Tout à coup la voix s’était tue.

… L’endormement de la nature était tel à ce moment qu’on n’entendait plus que le bruissement des feuilles mortes agitées par un reste de brise, et, dans les champs, que le cliquetis des boucles et des anneaux de fer des harnais secoués par la pesante allure des attelages de labour qui s’en revenaient.

Au logis des de Beaumont, le père, voyant que Yves s’attardait, avait préparé la litière, rempli les auges, distribué d’avance les rations d’avoine :

— « Yves va faire une rude journée… Je suis sûr qu’il s’obstine à terminer sa « pièce », » avait-il dit à Marcelle.

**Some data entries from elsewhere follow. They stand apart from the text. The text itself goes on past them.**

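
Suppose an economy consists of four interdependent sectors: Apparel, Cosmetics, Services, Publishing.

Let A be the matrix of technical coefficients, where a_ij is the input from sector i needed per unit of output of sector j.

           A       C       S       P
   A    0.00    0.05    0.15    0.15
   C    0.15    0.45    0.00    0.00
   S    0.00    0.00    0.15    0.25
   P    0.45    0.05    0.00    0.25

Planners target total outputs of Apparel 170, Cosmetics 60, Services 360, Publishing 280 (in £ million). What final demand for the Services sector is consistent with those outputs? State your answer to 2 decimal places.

I − A =
  [   1.00    -0.05    -0.15    -0.15]
  [  -0.15     0.55     0.00     0.00]
  [   0.00     0.00     0.85    -0.25]
  [  -0.45    -0.05     0.00     0.75]
d = (I − A) x:
  d_A = (+1.00)·170 + (-0.05)·60 + (-0.15)·360 + (-0.15)·280 = 71.00
  d_C = (-0.15)·170 + (+0.55)·60 + (+0.00)·360 + (+0.00)·280 = 7.50
  d_S = (+0.00)·170 + (+0.00)·60 + (+0.85)·360 + (-0.25)·280 = 236.00
  d_P = (-0.45)·170 + (-0.05)·60 + (+0.00)·360 + (+0.75)·280 = 130.50

d_S = 236.00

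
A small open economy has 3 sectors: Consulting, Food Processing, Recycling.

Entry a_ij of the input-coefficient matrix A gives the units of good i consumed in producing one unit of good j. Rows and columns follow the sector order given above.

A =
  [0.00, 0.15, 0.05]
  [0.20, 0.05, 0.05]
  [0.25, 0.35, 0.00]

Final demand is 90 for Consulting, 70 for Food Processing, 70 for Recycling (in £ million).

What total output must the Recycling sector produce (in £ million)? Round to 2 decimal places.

x_3 = 134.65

I − A =
  [   1.00    -0.15    -0.05]
  [  -0.20     0.95    -0.05]
  [  -0.25    -0.35     1.00]
Cofactors of I−A, C_ij = (−1)^(i+j)·(minor ij) (rows/columns in the sector order above):
  C_11 = (0.95)(1.00) − (-0.05)(-0.35) = 0.9325
  C_12 = −[(-0.20)(1.00) − (-0.05)(-0.25)] = 0.2125
  C_13 = (-0.20)(-0.35) − (0.95)(-0.25) = 0.3075
  C_21 = −[(-0.15)(1.00) − (-0.05)(-0.35)] = 0.1675
  C_22 = (1.00)(1.00) − (-0.05)(-0.25) = 0.9875
  C_23 = −[(1.00)(-0.35) − (-0.15)(-0.25)] = 0.3875
  C_31 = (-0.15)(-0.05) − (-0.05)(0.95) = 0.0550
  C_32 = −[(1.00)(-0.05) − (-0.05)(-0.20)] = 0.0600
  C_33 = (1.00)(0.95) − (-0.15)(-0.20) = 0.9200
det(I−A) = Σ_j (I−A)_1j·C_1j = (1.00)(0.9325) + (-0.15)(0.2125) + (-0.05)(0.3075) = 0.88525
adj(I−A) = Cᵀ =
  [ 0.9325   0.1675   0.0550]
  [ 0.2125   0.9875   0.0600]
  [ 0.3075   0.3875   0.9200]
(I − A)⁻¹ = adj(I−A) / det(I−A) ≈
  [   1.0534     0.1892     0.0621]
  [   0.2400     1.1155     0.0678]
  [   0.3474     0.4377     1.0393]
x = (I − A)⁻¹ d = adj(I−A)·d / det(I−A), with det(I−A) = 0.88525:
  x_1 = (0.9325·90 + 0.1675·70 + 0.0550·70) / 0.88525 = 99.50 / 0.88525 ≈ 112.40
  x_2 = (0.2125·90 + 0.9875·70 + 0.0600·70) / 0.88525 = 92.45 / 0.88525 ≈ 104.43
  x_3 = (0.3075·90 + 0.3875·70 + 0.9200·70) / 0.88525 = 119.20 / 0.88525 ≈ 134.65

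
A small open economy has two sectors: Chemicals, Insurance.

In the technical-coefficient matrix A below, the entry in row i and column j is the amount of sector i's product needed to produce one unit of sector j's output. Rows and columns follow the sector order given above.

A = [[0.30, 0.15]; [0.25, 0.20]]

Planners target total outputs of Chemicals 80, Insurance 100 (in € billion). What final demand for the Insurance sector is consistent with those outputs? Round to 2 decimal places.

d_I = 60.00

I − A =
  [   0.70    -0.15]
  [  -0.25     0.80]
d = (I − A) x:
  d_C = (+0.70)·80 + (-0.15)·100 = 41.00
  d_I = (-0.25)·80 + (+0.80)·100 = 60.00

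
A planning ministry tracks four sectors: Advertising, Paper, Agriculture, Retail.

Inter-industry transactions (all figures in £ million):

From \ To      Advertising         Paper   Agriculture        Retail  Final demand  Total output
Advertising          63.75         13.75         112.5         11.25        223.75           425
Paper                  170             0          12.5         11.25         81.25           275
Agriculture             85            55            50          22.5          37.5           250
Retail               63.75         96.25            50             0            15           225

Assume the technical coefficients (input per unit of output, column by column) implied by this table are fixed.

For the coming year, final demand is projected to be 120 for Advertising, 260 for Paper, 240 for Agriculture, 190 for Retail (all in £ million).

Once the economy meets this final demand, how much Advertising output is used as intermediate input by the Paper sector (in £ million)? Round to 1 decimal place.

z_12 = 27.1

Technical coefficients a_ij = z_ij / X_j:
  a_11 = 63.75/425 = 0.15, a_21 = 170/425 = 0.40, a_31 = 85/425 = 0.20, a_41 = 63.75/425 = 0.15
  a_12 = 13.75/275 = 0.05, a_22 = 0/275 = 0.00, a_32 = 55/275 = 0.20, a_42 = 96.25/275 = 0.35
  a_13 = 112.5/250 = 0.45, a_23 = 12.5/250 = 0.05, a_33 = 50/250 = 0.20, a_43 = 50/250 = 0.20
  a_14 = 11.25/225 = 0.05, a_24 = 11.25/225 = 0.05, a_34 = 22.5/225 = 0.10, a_44 = 0/225 = 0.00
I − A =
  [   0.85    -0.05    -0.45    -0.05]
  [  -0.40     1.00    -0.05    -0.05]
  [  -0.20    -0.20     0.80    -0.10]
  [  -0.15    -0.35    -0.20     1.00]
Compute the cofactors C_ij = (−1)^(i+j)·(3×3 minor ij) of I−A; the adjugate is their transpose:
adj(I−A) = Cᵀ =
  [ 0.75225   0.16075   0.45600   0.09125]
  [ 0.33075   0.55825   0.23800   0.06825]
  [ 0.30700   0.21250   0.80025   0.10600]
  [ 0.29000   0.26200   0.31175   0.52900]
det(I−A) = Σ_j (I−A)_1j·C_1j = (0.85)(0.75225) + (-0.05)(0.33075) + (-0.45)(0.30700) + (-0.05)(0.29000) = 0.470225
(I − A)⁻¹ = adj(I−A) / det(I−A) ≈
  [   1.5998     0.3419     0.9697     0.1941]
  [   0.7034     1.1872     0.5061     0.1451]
  [   0.6529     0.4519     1.7018     0.2254]
  [   0.6167     0.5572     0.6630     1.1250]
First solve x = (I − A)⁻¹ d = adj(I−A)·d / det(I−A); in particular x_2 = (0.33075·120 + 0.55825·260 + 0.23800·240 + 0.06825·190) / 0.470225 = 254.9225 / 0.470225 ≈ 542.129.
Intermediate flow from 1 to 2: z_12 = a_12 · x_2 = 0.05 × 254.9225 / 0.470225 = 12.746125 / 0.470225 ≈ 27.1.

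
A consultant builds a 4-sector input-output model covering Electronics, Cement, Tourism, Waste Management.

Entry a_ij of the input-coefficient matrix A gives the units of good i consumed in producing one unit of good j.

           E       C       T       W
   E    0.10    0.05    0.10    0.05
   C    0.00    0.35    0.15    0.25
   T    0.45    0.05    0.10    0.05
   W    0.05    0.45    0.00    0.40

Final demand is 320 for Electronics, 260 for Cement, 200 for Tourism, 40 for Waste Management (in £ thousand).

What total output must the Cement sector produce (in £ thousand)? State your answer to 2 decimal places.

x_C = 801.38

I − A =
  [   0.90    -0.05    -0.10    -0.05]
  [   0.00     0.65    -0.15    -0.25]
  [  -0.45    -0.05     0.90    -0.05]
  [  -0.05    -0.45     0.00     0.60]
Compute the cofactors C_ij = (−1)^(i+j)·(3×3 minor ij) of I−A; the adjugate is their transpose:
adj(I−A) = Cᵀ =
  [ 0.241875   0.052500   0.035625   0.045000]
  [ 0.052125   0.456500   0.081875   0.201375]
  [ 0.127125   0.070875   0.247500   0.060750]
  [ 0.059250   0.346750   0.064375   0.487125]
det(I−A) = Σ_j (I−A)_1j·C_1j = (0.90)(0.241875) + (-0.05)(0.052125) + (-0.10)(0.127125) + (-0.05)(0.059250) = 0.19940625
(I − A)⁻¹ = adj(I−A) / det(I−A) ≈
  [   1.2130     0.2633     0.1787     0.2257]
  [   0.2614     2.2893     0.4106     1.0099]
  [   0.6375     0.3554     1.2412     0.3047]
  [   0.2971     1.7389     0.3228     2.4429]
x = (I − A)⁻¹ d = adj(I−A)·d / det(I−A), with det(I−A) = 0.19940625:
  x_E = (0.241875·320 + 0.052500·260 + 0.035625·200 + 0.045000·40) / 0.19940625 = 99.975 / 0.19940625 ≈ 501.36
  x_C = (0.052125·320 + 0.456500·260 + 0.081875·200 + 0.201375·40) / 0.19940625 = 159.80 / 0.19940625 ≈ 801.38
  x_T = (0.127125·320 + 0.070875·260 + 0.247500·200 + 0.060750·40) / 0.19940625 = 111.0375 / 0.19940625 ≈ 556.84
  x_W = (0.059250·320 + 0.346750·260 + 0.064375·200 + 0.487125·40) / 0.19940625 = 141.475 / 0.19940625 ≈ 709.48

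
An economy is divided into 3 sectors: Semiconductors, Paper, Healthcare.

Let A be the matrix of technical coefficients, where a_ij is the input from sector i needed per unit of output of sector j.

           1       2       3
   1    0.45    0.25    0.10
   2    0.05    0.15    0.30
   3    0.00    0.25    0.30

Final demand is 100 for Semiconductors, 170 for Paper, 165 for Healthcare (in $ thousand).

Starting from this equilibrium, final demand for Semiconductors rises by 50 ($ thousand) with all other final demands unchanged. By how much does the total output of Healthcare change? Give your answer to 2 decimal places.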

… Au bout d’un temps, avec un accent assourdi et comme gêné de rompre de nouveau le mystérieux silence qui planait sur les choses, la voix reprit plus bas. Elle venait maintenant de tout près, du coteau que dissimulaient les granges de la ferme :


Et si parfois, la grêle ou la tempête,
Sur ma moisson s’abat comme un fléau,
Contre le ciel, loin de lever la tête,
Le front courbé ..........


— « Hue donc, Rougeaud ! hue… » commanda Yves, en débouchant en même temps que l’attelage dans la cour de l’écurie.

Et l’on n’entendit plus rien.

. . . . . . . . . . . . . . . . . . . . . . . . .

C’était Yves qui chantait.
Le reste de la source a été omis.